First things first: What is CBN? Like CBD and tetrahydrocannabinol, or THC, the compound in weed that gets you lit, CBN is part of a class of compounds known as cannabinoids, Nelson explains. Cannabinoids work by binding to endocannabinoid receptors, which are scattered throughout the body and play a role in appetite, sleep, and a number of other bodily functions.
Nelson tells me that while CBN is marketed as “more sedating” than other cannabis compounds, the data supporting this claim is “certainly not hard science.” In other words, there haven’t been clinical trials in which scientists randomly assigned half of the participants to take escalating doses of CBN and the other to take escalating doses of another cannabinoid, he explains.
Instead, Nelson says that most of the evidence has come in the form of surveys and user reports that more or less involve someone giving respondents CBN, telling them it can help them sleep, and asking if they feel sleepy after taking it. Scenarios like these are especially susceptible to the placebo effect, the phenomenon in which your expectation of a drug’s effect shapes your experience of it — in the case of CBN, that it'll make you groggy.
That’s not to say that the drowsiness you feel after consuming CBN is all in your head.

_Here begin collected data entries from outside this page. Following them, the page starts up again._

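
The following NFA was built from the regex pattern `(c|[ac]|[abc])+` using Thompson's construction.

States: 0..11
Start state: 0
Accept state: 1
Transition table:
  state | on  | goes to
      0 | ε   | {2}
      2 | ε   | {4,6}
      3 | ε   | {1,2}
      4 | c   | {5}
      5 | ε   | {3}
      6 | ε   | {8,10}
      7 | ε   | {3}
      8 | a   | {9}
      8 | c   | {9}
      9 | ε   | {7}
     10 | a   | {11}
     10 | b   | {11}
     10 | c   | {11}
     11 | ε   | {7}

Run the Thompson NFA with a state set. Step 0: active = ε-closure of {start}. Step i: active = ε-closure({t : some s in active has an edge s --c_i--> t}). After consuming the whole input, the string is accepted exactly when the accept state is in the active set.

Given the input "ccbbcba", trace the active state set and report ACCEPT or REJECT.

start: ε-closure({0}) = {0,2,4,6,8,10}
'c' @ 1: {1,2,3,4,5,6,7,8,9,10,11}  ✓accept
'c' @ 2: {1,2,3,4,5,6,7,8,9,10,11}  ✓accept
'b' @ 3: {1,2,3,4,6,7,8,10,11}  ✓accept
'b' @ 4: {1,2,3,4,6,7,8,10,11}  ✓accept
'c' @ 5: {1,2,3,4,5,6,7,8,9,10,11}  ✓accept
'b' @ 6: {1,2,3,4,6,7,8,10,11}  ✓accept
'a' @ 7: {1,2,3,4,6,7,8,9,10,11}  ✓accept
after full input: {1,2,3,4,6,7,8,9,10,11}  (accept=1 in)

Answer: ACCEPT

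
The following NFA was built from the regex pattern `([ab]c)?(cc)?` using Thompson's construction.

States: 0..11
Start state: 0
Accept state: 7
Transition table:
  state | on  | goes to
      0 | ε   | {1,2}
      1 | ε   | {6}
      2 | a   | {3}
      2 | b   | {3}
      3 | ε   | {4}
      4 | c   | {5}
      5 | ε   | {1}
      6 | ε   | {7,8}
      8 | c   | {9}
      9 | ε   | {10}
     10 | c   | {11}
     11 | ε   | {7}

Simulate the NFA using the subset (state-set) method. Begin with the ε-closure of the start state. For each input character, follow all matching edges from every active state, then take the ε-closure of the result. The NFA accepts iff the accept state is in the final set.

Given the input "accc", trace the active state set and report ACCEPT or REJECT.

start: ε-closure({0}) = {0,1,2,6,7,8}
'a' @ 1: {3,4}
'c' @ 2: {1,5,6,7,8}  ✓accept
'c' @ 3: {9,10}
'c' @ 4: {7,11}  ✓accept
after full input: {7,11}  (accept=7 in)

Answer: ACCEPT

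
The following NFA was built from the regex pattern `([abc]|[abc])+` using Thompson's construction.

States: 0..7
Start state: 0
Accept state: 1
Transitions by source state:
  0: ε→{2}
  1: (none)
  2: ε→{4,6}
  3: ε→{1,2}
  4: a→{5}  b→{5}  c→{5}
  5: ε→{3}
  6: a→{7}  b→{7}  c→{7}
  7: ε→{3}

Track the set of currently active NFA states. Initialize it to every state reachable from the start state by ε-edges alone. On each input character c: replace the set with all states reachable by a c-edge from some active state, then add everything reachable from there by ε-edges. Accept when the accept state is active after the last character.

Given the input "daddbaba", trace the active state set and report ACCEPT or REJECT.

Answer: REJECT

Steps:
S₀ = ε-closure({0}) = {0,2,4,6}
'd' @ 1: {}  — no active states
rest 'addbaba' ignored (set empty)
final: {}; accept 1 not in set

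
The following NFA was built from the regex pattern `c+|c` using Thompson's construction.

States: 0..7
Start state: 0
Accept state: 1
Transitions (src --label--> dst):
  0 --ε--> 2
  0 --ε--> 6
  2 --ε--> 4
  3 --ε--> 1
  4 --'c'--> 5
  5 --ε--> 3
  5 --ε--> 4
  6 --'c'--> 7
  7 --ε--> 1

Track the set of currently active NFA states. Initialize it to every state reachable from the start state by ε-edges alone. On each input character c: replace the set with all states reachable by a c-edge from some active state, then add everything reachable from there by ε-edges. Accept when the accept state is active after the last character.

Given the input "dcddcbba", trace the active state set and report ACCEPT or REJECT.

start: ε-closure({0}) = {0,2,4,6}
'd' @ 1: {}  — state set empty
rest 'cddcbba' ignored (set empty)
after full input: {}  (accept=1 not in)

Answer: REJECT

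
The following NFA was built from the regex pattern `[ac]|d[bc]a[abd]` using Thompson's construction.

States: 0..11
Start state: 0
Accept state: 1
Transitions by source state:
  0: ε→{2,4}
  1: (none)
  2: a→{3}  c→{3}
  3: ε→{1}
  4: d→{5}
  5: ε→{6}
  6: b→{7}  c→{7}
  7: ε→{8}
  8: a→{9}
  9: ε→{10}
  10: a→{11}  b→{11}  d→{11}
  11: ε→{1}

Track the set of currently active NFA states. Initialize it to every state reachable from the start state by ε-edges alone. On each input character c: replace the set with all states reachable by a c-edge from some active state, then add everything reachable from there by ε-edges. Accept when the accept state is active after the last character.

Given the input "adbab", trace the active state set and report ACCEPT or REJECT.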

If you swear by a CBN-containing Incredibles Snoozzze Berry gummy or Kin Slips's Shut Eye Sublingual Strip every night, then CBN helps you sleep. But it might be because of the night sky on the packaging and other cues that make you expect it to help you doze off — not necessarily the CBN doing anything on a pharmacological level.
But why did cannabis brands zero in on CBN in particular as a sleep aid? I personally couldn’t find anything that illuminated the underlying rationale, other than a study reporting that two derivatives of CBN synthesized in the lab made mice sleep longer. The thing is, the mice were given the strong sedative pentobarbital beforehand — and they were, well, mice — making it hard to conclude whether CBN alone would have any meaningful somnolent effects in humans.
Nelson believes the rise in popularity of CBN as a sedative probably started with someone feeling sleepy after taking CBN, spreading the word, and other people buying into it. “It’s a bit more of a religion perhaps than it is a pharmacological reality,” he says. “When you go and look in the medical literature, there’s just not a lot of support for any of these things.”
To be fair, he points out that the illegality of cannabis on a federal level can make conducting and securing funding for research on it difficult. Plus, a study identifying, say, a strain that makes you sleepy, doesn’t promise a huge return on investment for pharma companies.
“I think, ultimately, cannabinol was probably just a substance that was identified, and a story was built around it,” Nelson says. That doesn’t mean you need to toss your CBN gummies, per se — just that this story might be what puts you bed, not the CBN itself.